# Mullet Fly - New pattern I tied up



## el9surf (Dec 23, 2008)

This was started initially a few weeks ago as a bass fly to imitate a bluegill. After looking at it for a bit it also resembled a finger mulllet profile pretty well. Good timing since most of my flies will be baitfish for a while. It runs just below the surface and above the grass with an almost neutral bouyancy. The tail and collar really give it a great swimming action as well.

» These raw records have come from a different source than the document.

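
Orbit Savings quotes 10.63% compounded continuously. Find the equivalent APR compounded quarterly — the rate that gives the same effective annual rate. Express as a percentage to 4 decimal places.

10.7725%

EAR under continuous compounding: e^0.1063 − 1 = 0.112155.
Solve (1 + r/4)^4 = 1.112155: r/4 = 1.112155^(1/4) − 1 = 0.026931, so r = 0.107725 = 10.7725%.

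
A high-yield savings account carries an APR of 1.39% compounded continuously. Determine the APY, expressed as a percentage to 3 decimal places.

With continuous compounding, EAR = e^0.0139 − 1.
e^0.0139 = 1.013997, so EAR = 0.013997 = 1.400%.

1.400%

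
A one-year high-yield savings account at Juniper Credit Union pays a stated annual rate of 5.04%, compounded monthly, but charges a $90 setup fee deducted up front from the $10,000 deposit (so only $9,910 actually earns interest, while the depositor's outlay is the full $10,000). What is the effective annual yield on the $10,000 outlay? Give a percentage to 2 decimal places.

4.21%

Value after one year: 9,910 × (1 + 0.0504/12)^12 = 9,910 × 1.051581 = $10,421.16.
Effective yield on the $10,000 outlay: 10,421.16 / 10,000 − 1 = 0.042116 = 4.21%.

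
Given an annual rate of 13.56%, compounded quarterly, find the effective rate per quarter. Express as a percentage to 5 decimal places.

With a nominal annual rate compounded quarterly, the periodic rate is the nominal rate divided by 4.
i = 0.1356 / 4 = 0.0339000 = 3.39000%.

3.39000%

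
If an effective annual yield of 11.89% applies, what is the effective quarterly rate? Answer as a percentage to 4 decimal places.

The per-quarter rate i satisfies (1 + i)^4 = 1 + 0.1189.
i = 1.1189^(1/4) − 1 = 0.0284847 = 2.8485%.

2.8485%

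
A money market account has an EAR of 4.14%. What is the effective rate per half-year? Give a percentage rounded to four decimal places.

The per-half-year rate i satisfies (1 + i)^2 = 1 + 0.0414.
i = 1.0414^(1/2) − 1 = 0.0204901 = 2.0490%.

2.0490%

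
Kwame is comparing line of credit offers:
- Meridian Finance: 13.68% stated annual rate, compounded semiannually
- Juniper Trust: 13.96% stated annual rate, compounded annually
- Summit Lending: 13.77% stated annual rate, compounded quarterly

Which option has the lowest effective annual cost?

Meridian Finance: (1 + 0.1368/2)^2 − 1 = 14.148%
Juniper Trust: compounded annually, EAR = 13.960%
Summit Lending: (1 + 0.1377/4)^4 − 1 = 14.498%
The lowest effective annual rate is Juniper Trust at 13.960%.

Juniper Trust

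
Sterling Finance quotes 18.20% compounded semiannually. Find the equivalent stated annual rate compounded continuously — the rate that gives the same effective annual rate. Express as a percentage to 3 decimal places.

17.419%

EAR = (1 + 0.1820/2)^2 − 1 = 0.190281.
Equivalent continuous rate: r = ln(1 + 0.190281) = 0.174189 = 17.419%.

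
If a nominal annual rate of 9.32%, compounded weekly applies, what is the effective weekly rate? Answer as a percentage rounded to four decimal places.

0.1792%

With a nominal annual rate compounded weekly, the periodic rate is the nominal rate divided by 52.
i = 0.0932 / 52 = 0.0017923 = 0.1792%.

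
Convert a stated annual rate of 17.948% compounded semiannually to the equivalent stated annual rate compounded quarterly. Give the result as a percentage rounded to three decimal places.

17.562%

EAR = (1 + 0.17948/2)^2 − 1 = 0.187533.
Solve (1 + r/4)^4 = 1.187533: r/4 = 1.187533^(1/4) − 1 = 0.043906, so r = 0.175625 = 17.562%.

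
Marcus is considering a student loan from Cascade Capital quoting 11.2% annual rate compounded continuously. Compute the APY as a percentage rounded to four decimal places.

11.8513%

With continuous compounding, EAR = e^0.112 − 1.
e^0.112 = 1.118513, so EAR = 0.118513 = 11.8513%.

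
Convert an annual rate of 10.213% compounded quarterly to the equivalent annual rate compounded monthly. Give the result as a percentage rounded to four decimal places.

EAR = (1 + 0.10213/4)^4 − 1 = 0.106108.
Solve (1 + r/12)^12 = 1.106108: r/12 = 1.106108^(1/12) − 1 = 0.008439, so r = 0.101273 = 10.1273%.

10.1273%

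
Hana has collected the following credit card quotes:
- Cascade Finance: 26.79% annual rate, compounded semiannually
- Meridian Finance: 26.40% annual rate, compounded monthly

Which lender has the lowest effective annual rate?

Cascade Finance

Cascade Finance: (1 + 0.2679/2)^2 − 1 = 28.584%
Meridian Finance: (1 + 0.2640/12)^12 − 1 = 29.841%
The lowest effective annual rate is Cascade Finance at 28.584%.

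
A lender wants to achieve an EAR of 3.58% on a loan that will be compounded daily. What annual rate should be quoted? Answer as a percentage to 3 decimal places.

3.518%

(1 + r/365)^365 − 1 = 0.0358, so 1 + r/365 = 1.0358^(1/365).
r/365 = 0.000096, so r = 0.035176 = 3.518%.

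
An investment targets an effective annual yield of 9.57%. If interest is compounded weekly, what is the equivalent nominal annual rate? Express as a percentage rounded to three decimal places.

9.147%

(1 + r/52)^52 − 1 = 0.0957, so 1 + r/52 = 1.0957^(1/52).
r/52 = 0.001759, so r = 0.091474 = 9.147%.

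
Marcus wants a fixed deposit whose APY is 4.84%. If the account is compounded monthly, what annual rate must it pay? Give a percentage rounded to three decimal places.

(1 + r/12)^12 − 1 = 0.0484, so 1 + r/12 = 1.0484^(1/12).
r/12 = 0.003947, so r = 0.047358 = 4.736%.

4.736%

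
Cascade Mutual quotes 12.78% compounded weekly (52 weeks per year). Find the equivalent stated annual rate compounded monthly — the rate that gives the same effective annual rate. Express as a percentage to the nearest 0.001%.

12.832%

EAR = (1 + 0.1278/52)^52 − 1 = 0.136148.
Solve (1 + r/12)^12 = 1.136148: r/12 = 1.136148^(1/12) − 1 = 0.010694, so r = 0.128324 = 12.832%.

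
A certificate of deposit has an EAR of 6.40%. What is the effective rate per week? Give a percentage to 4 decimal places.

The per-week rate i satisfies (1 + i)^52 = 1 + 0.0640.
i = 1.0640^(1/52) − 1 = 0.0011937 = 0.1194%.

0.1194%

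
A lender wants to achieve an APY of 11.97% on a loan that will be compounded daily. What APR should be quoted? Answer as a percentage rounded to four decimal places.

(1 + r/365)^365 − 1 = 0.1197, so 1 + r/365 = 1.1197^(1/365).
r/365 = 0.000310, so r = 0.113078 = 11.3078%.

11.3078%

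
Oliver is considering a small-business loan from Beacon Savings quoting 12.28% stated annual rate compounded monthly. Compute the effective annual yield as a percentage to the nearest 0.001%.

12.995%

EAR = (1 + 0.1228/12)^12 − 1.
= 1.129953 − 1 = 12.995%.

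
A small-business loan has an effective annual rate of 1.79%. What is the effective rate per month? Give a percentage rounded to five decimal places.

0.14796%

The per-month rate i satisfies (1 + i)^12 = 1 + 0.0179.
i = 1.0179^(1/12) − 1 = 0.0014796 = 0.14796%.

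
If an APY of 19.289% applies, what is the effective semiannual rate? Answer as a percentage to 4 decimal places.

9.2195%

The per-half-year rate i satisfies (1 + i)^2 = 1 + 0.19289.
i = 1.19289^(1/2) − 1 = 0.0921950 = 9.2195%.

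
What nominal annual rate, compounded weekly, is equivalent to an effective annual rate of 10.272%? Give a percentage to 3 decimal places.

9.787%

(1 + r/52)^52 − 1 = 0.10272, so 1 + r/52 = 1.10272^(1/52).
r/52 = 0.001882, so r = 0.097872 = 9.787%.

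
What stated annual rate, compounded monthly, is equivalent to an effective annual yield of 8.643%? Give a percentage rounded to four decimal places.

(1 + r/12)^12 − 1 = 0.08643, so 1 + r/12 = 1.08643^(1/12).
r/12 = 0.006932, so r = 0.083184 = 8.3184%.

8.3184%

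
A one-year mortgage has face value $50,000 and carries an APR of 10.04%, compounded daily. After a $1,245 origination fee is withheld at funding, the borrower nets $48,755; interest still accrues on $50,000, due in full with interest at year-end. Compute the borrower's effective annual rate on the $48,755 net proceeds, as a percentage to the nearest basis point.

Amount owed after one year: 50,000 × (1 + 0.1004/365)^365 = 50,000 × 1.105598 = $55,279.89.
Effective rate on net proceeds: 55,279.89 / 48,755 − 1 = 0.133830 = 13.38%.

13.38%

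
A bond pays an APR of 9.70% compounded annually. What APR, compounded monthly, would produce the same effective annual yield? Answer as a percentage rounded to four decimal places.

Compounded annually, EAR = nominal = 0.097000.
Solve (1 + r/12)^12 = 1.097000: r/12 = 1.097000^(1/12) − 1 = 0.007745, so r = 0.092937 = 9.2937%.

9.2937%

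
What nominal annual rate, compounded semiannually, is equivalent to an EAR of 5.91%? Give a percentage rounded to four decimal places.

5.8252%

(1 + r/2)^2 − 1 = 0.0591, so 1 + r/2 = 1.0591^(1/2).
r/2 = 0.029126, so r = 0.058252 = 5.8252%.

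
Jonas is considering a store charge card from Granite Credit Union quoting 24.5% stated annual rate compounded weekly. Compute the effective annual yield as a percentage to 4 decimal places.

27.6886%

EAR = (1 + 0.245/52)^52 − 1.
= (1 + 0.004712)^52 − 1 = 1.276886 − 1 = 27.6886%.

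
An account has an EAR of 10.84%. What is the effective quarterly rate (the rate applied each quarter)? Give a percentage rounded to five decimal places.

The per-quarter rate i satisfies (1 + i)^4 = 1 + 0.1084.
i = 1.1084^(1/4) − 1 = 0.0260632 = 2.60632%.

2.60632%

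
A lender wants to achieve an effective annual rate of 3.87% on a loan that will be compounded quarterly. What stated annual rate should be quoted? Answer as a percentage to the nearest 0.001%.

3.815%

(1 + r/4)^4 − 1 = 0.0387, so 1 + r/4 = 1.0387^(1/4).
r/4 = 0.009538, so r = 0.038151 = 3.815%.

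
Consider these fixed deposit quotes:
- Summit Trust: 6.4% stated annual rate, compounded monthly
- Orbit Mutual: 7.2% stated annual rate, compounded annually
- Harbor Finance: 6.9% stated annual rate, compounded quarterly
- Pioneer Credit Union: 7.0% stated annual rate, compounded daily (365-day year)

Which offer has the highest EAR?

Pioneer Credit Union

Summit Trust: (1 + 0.064/12)^12 − 1 = 6.591%
Orbit Mutual: compounded annually, EAR = 7.200%
Harbor Finance: (1 + 0.069/4)^4 − 1 = 7.081%
Pioneer Credit Union: (1 + 0.070/365)^365 − 1 = 7.250%
The highest effective annual rate is Pioneer Credit Union at 7.250%.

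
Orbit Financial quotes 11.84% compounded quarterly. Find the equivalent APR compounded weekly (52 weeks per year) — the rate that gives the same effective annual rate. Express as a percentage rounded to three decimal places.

11.681%

EAR = (1 + 0.1184/4)^4 − 1 = 0.123761.
Solve (1 + r/52)^52 = 1.123761: r/52 = 1.123761^(1/52) − 1 = 0.002246, so r = 0.116813 = 11.681%.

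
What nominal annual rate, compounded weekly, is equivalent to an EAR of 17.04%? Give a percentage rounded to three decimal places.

15.758%

(1 + r/52)^52 − 1 = 0.1704, so 1 + r/52 = 1.1704^(1/52).
r/52 = 0.003030, so r = 0.157584 = 15.758%.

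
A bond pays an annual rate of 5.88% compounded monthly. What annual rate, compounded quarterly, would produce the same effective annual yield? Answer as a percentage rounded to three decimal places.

5.909%

EAR = (1 + 0.0588/12)^12 − 1 = 0.060411.
Solve (1 + r/4)^4 = 1.060411: r/4 = 1.060411^(1/4) − 1 = 0.014772, so r = 0.059089 = 5.909%.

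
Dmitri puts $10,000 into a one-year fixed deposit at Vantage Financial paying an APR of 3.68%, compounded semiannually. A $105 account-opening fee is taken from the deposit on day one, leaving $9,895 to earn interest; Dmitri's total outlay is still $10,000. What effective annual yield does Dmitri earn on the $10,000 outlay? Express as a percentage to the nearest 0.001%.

Value after one year: 9,895 × (1 + 0.0368/2)^2 = 9,895 × 1.037139 = $10,262.49.
Effective yield on the $10,000 outlay: 10,262.49 / 10,000 − 1 = 0.026249 = 2.625%.

2.625%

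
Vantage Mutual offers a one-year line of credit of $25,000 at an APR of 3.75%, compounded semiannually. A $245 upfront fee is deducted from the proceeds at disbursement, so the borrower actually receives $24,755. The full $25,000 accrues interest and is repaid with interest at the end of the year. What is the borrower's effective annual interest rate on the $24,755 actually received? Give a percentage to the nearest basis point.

Amount owed after one year: 25,000 × (1 + 0.0375/2)^2 = 25,000 × 1.037852 = $25,946.29.
Effective rate on net proceeds: 25,946.29 / 24,755 − 1 = 0.048123 = 4.81%.

4.81%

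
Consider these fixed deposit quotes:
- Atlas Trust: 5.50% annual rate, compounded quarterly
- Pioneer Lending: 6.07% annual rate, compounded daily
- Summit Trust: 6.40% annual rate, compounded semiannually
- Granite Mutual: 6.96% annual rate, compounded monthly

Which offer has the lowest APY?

Atlas Trust: (1 + 0.0550/4)^4 − 1 = 5.614%
Pioneer Lending: (1 + 0.0607/365)^365 − 1 = 6.257%
Summit Trust: (1 + 0.0640/2)^2 − 1 = 6.502%
Granite Mutual: (1 + 0.0696/12)^12 − 1 = 7.186%
The lowest effective annual rate is Atlas Trust at 5.614%.

Atlas Trust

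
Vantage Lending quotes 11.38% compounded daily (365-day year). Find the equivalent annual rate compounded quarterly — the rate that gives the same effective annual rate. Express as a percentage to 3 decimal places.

11.542%

EAR = (1 + 0.1138/365)^365 − 1 = 0.120508.
Solve (1 + r/4)^4 = 1.120508: r/4 = 1.120508^(1/4) − 1 = 0.028854, so r = 0.115416 = 11.542%.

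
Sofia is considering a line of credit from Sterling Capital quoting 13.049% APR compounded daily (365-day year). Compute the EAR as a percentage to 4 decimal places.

13.9360%

EAR = (1 + 0.13049/365)^365 − 1.
= (1 + 0.000358)^365 − 1 = 1.139360 − 1 = 13.9360%.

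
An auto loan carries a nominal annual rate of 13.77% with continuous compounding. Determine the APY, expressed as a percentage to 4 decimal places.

With continuous compounding, EAR = e^0.1377 − 1.
e^0.1377 = 1.147631, so EAR = 0.147631 = 14.7631%.

14.7631%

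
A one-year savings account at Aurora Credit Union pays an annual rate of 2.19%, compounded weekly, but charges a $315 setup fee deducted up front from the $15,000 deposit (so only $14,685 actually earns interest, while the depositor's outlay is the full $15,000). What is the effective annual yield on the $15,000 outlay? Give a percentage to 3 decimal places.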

Here is a quick rundown of the fly in order of how I tied it. Overall length 3- 4 inches
Mustad signature fly tarpon size 2
mono tail guard to keep rabbit strip from fowling
Tail - rabbit strip zonker
Flash - Sparse krystal flash tied on each side of rabbit strip
Collar - Palmered schlaupen. Start with the flexible maribu section at the back and work your way  forward to the hackle part of the feather. 
Head - EP built up and trimmed to shape. Leave some of the back edge of the EP toward the collar to blend into the palmered feathers.
All tied with Mono thread.

Whip Finish trim head to shape and zap a gap eyes in place. 
Then come back with colored flat waxed nylon and finish off head and mono weedguard. 
Hope this helps someone looking for a decent and easy to tie mullet pattern


----------



## capt.jesseregister (Feb 6, 2013)

Good looking tie


----------